Despite heavy rain and a very muddy car park, around 14,500 people gathered at Stonehenge to mark sunrise on the longest day of the year.
The moment of sunrise happened at 4.52am but because of the bad weather no-one could see the sun. That didn’t put anyone off their celebrations though and sunrise was welcomed by cheers, clapping and the blowing of horns.
Drummers had been drumming all night keeping people entertained and they were still going well after dawn, with people dancing and celebrating in their own unique ways.

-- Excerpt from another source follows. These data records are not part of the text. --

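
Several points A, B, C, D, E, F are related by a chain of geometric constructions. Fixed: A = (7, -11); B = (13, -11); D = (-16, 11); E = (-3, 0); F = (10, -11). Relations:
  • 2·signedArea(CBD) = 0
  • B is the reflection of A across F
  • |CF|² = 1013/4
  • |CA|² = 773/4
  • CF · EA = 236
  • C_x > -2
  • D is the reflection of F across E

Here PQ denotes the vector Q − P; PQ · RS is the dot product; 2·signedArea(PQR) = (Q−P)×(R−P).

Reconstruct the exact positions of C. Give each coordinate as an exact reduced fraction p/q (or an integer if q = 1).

C = (-3/2, 0)

1. C_x = -3/2  [2·signedArea(CBD) = 0 ∩ CF · EA = 236]
2. C_y = 0  [2·signedArea(CBD) = 0 ∩ CF · EA = 236]
   → C = (-3/2, 0)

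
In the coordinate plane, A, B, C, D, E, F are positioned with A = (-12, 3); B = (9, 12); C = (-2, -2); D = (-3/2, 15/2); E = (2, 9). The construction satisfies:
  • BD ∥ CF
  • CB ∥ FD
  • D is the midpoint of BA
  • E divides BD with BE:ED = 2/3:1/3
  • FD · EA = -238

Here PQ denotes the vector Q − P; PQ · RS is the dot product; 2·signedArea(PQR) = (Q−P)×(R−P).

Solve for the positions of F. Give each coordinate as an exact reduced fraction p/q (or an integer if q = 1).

1. F_x = -25/2  [CB ∥ FD ∩ BD ∥ CF]
2. F_y = -13/2  [CB ∥ FD ∩ BD ∥ CF]
   → F = (-25/2, -13/2)

F = (-25/2, -13/2)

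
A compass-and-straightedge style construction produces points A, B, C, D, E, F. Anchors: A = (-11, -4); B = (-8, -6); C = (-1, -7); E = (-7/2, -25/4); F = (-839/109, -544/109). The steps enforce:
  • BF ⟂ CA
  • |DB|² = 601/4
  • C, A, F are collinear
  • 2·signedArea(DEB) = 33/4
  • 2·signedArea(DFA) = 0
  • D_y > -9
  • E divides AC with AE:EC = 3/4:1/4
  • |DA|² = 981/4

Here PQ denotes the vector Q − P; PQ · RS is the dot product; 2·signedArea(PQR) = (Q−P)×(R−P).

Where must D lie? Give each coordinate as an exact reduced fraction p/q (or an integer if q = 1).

1. D_x = 4  [2·signedArea(DFA) = 0 ∩ 2·signedArea(DEB) = 33/4]
2. D_y = -17/2  [2·signedArea(DFA) = 0 ∩ 2·signedArea(DEB) = 33/4]
   → D = (4, -17/2)

D = (4, -17/2)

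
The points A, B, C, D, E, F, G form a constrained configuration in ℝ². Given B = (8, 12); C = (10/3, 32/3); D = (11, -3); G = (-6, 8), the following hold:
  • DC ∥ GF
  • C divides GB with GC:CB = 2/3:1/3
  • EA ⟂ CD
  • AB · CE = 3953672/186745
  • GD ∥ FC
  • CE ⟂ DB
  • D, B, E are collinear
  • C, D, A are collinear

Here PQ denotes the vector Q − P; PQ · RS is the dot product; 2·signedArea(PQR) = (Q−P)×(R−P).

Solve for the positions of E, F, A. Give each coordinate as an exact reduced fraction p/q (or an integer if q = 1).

A = (58379/14365, 134517/14365)
E = (105/13, 151/13)
F = (-41/3, 65/3)

1. E_x = 105/13  [D, B, E are collinear ∩ CE ⟂ DB]
2. E_y = 151/13  [D, B, E are collinear ∩ CE ⟂ DB]
   → E = (105/13, 151/13)
3. F_x = -41/3  [GD ∥ FC ∩ DC ∥ GF]
4. F_y = 65/3  [GD ∥ FC ∩ DC ∥ GF]
   → F = (-41/3, 65/3)
5. A_x = 58379/14365  [C, D, A are collinear ∩ EA ⟂ CD]
6. A_y = 134517/14365  [C, D, A are collinear ∩ EA ⟂ CD]
   → A = (58379/14365, 134517/14365)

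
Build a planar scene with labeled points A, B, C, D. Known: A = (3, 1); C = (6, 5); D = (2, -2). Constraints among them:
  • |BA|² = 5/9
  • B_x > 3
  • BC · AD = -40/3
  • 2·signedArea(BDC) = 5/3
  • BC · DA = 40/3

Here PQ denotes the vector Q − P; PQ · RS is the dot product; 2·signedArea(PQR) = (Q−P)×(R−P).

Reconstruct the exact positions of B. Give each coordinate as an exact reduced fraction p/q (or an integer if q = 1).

B = (11/3, 4/3)

1. B_x = 11/3  [2·signedArea(BDC) = 5/3 ∩ BC · AD = -40/3]
2. B_y = 4/3  [2·signedArea(BDC) = 5/3 ∩ BC · AD = -40/3]
   → B = (11/3, 4/3)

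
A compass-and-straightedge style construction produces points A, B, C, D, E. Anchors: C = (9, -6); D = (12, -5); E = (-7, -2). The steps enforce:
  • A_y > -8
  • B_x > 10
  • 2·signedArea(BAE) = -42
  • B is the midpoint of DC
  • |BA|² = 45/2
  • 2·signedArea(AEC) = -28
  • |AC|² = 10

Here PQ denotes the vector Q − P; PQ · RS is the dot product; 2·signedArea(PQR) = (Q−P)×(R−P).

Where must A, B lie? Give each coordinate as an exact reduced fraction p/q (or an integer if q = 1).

A = (6, -7)
B = (21/2, -11/2)

1. A_x = 6  [line 4·x + 16·y + 88 = 0 ∩ |AC|² = 10]
2. A_y = -7  [line 4·x + 16·y + 88 = 0 ∩ |AC|² = 10]
   → A = (6, -7)
3. B_x = 21/2  [B is the midpoint of DC]
4. B_y = -11/2  [B is the midpoint of DC]
   → B = (21/2, -11/2)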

The stone circle wasn’t the only large presence in the landscape this year. A 22ft, 7 tonne sculpture, called Ancestor, was moved to the stones by 32 Regiment the day before. Ancestor depicts a man with his head thrown back and arms open wide. It seemed very appropriate to have it at Stonehenge for the solstice.

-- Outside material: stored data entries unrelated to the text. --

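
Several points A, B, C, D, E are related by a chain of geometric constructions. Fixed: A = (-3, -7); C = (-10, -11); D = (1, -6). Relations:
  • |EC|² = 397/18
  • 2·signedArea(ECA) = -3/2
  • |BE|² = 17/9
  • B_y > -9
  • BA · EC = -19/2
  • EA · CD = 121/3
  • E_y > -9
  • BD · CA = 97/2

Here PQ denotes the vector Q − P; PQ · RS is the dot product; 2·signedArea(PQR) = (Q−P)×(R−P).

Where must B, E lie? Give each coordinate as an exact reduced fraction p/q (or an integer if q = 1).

1. E_x = -35/6  [2·signedArea(ECA) = -3/2 ∩ EA · CD = 121/3]
2. E_y = -53/6  [2·signedArea(ECA) = -3/2 ∩ EA · CD = 121/3]
   → E = (-35/6, -53/6)
3. B_x = -9/2  [BD · CA = 97/2 ∩ BA · EC = -19/2]
4. B_y = -17/2  [BD · CA = 97/2 ∩ BA · EC = -19/2]
   → B = (-9/2, -17/2)

B = (-9/2, -17/2)
E = (-35/6, -53/6)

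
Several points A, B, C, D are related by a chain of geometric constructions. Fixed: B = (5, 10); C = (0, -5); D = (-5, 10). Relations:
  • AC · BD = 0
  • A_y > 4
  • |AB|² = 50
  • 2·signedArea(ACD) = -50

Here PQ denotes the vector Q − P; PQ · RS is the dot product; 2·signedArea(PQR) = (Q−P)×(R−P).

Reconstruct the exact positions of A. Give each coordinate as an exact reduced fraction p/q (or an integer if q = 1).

A = (0, 5)

1. A_x = 0  [AC · BD = 0 ∩ 2·signedArea(ACD) = -50]
2. A_y = 5  [AC · BD = 0 ∩ 2·signedArea(ACD) = -50]
   → A = (0, 5)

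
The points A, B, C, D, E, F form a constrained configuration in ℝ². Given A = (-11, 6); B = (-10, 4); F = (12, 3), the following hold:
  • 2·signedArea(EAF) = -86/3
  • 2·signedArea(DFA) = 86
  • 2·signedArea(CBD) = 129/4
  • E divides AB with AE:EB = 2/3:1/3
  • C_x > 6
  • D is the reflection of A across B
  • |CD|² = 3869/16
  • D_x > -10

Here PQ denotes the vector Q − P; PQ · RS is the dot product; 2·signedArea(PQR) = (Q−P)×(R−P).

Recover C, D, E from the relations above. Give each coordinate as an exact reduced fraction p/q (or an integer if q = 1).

1. D_x = -9  [D is the reflection of A across B]
2. D_y = 2  [D is the reflection of A across B]
   → D = (-9, 2)
3. E_x = -31/3  [E divides AB with AE:EB = 2/3:1/3]
4. E_y = 14/3  [E divides AB with AE:EB = 2/3:1/3]
   → E = (-31/3, 14/3)
5. C_x = 13/2  [line 2·x + 1·y + -65/4 = 0 ∩ |CD|² = 3869/16]
6. C_y = 13/4  [line 2·x + 1·y + -65/4 = 0 ∩ |CD|² = 3869/16]
   → C = (13/2, 13/4)

C = (13/2, 13/4)
D = (-9, 2)
E = (-31/3, 14/3)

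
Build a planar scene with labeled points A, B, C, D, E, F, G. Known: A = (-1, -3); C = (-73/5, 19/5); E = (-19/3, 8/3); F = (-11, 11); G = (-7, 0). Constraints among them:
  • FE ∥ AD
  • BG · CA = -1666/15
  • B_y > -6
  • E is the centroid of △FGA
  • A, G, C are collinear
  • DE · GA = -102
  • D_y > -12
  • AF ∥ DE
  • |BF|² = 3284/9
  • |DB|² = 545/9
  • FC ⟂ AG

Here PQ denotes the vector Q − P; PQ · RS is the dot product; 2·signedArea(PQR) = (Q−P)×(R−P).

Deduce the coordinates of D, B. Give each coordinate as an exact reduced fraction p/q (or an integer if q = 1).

B = (-5/3, -17/3)
D = (11/3, -34/3)

1. D_x = 11/3  [AF ∥ DE ∩ FE ∥ AD]
2. D_y = -34/3  [AF ∥ DE ∩ FE ∥ AD]
   → D = (11/3, -34/3)
3. B_x = -5/3  [line -68/5·x + 34/5·y + 238/15 = 0 ∩ |DB|² = 545/9]
4. B_y = -17/3  [line -68/5·x + 34/5·y + 238/15 = 0 ∩ |DB|² = 545/9]
   → B = (-5/3, -17/3)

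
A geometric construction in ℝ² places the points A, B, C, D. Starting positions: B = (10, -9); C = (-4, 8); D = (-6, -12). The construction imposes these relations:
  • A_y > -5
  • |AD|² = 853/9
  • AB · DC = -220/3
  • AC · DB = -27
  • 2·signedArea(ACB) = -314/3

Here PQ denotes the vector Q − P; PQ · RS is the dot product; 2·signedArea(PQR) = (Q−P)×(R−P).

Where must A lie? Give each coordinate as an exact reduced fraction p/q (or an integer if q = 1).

A = (0, -13/3)

1. A_x = 0  [AC · DB = -27 ∩ AB · DC = -220/3]
2. A_y = -13/3  [AC · DB = -27 ∩ AB · DC = -220/3]
   → A = (0, -13/3)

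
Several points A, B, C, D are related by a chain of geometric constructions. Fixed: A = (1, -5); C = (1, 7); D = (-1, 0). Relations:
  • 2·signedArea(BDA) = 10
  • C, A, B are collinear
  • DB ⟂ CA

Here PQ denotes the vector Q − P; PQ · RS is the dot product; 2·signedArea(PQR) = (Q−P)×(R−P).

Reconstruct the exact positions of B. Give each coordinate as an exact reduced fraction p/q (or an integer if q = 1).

1. B_x = 1  [C, A, B are collinear ∩ DB ⟂ CA]
2. B_y = 0  [C, A, B are collinear ∩ DB ⟂ CA]
   → B = (1, 0)

B = (1, 0)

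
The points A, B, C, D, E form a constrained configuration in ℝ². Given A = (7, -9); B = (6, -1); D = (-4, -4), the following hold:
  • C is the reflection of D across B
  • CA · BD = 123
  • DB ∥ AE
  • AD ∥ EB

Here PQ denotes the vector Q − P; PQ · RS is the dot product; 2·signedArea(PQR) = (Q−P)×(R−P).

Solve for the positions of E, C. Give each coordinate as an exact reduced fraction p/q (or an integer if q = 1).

C = (16, 2)
E = (17, -6)

1. E_x = 17  [AD ∥ EB ∩ DB ∥ AE]
2. E_y = -6  [AD ∥ EB ∩ DB ∥ AE]
   → E = (17, -6)
3. C_x = 16  [C is the reflection of D across B]
4. C_y = 2  [C is the reflection of D across B]
   → C = (16, 2)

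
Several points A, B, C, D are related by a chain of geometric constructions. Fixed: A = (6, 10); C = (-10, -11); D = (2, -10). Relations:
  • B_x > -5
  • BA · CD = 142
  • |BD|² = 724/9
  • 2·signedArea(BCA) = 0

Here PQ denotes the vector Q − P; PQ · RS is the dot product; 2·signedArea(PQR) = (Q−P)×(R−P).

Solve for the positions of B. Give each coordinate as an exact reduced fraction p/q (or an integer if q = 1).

B = (-14/3, -4)

1. B_x = -14/3  [2·signedArea(BCA) = 0 ∩ BA · CD = 142]
2. B_y = -4  [2·signedArea(BCA) = 0 ∩ BA · CD = 142]
   → B = (-14/3, -4)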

For druids, summer solstice is very important and it is a time when they often perform important rituals. Titular Head and chosen Chief of The Loyal Arthurian Warband, King Arthur Pendragon said: “We performed a few handfasting ceremonies and initiations and were able to enter the centre of the stone circle at dawn to perform our ceremony which is often not possible with the amount of people usually attending a summer solstice.”
It seems that even the prospect of torrential rain isn’t enough to put people off celebrating what is important to them.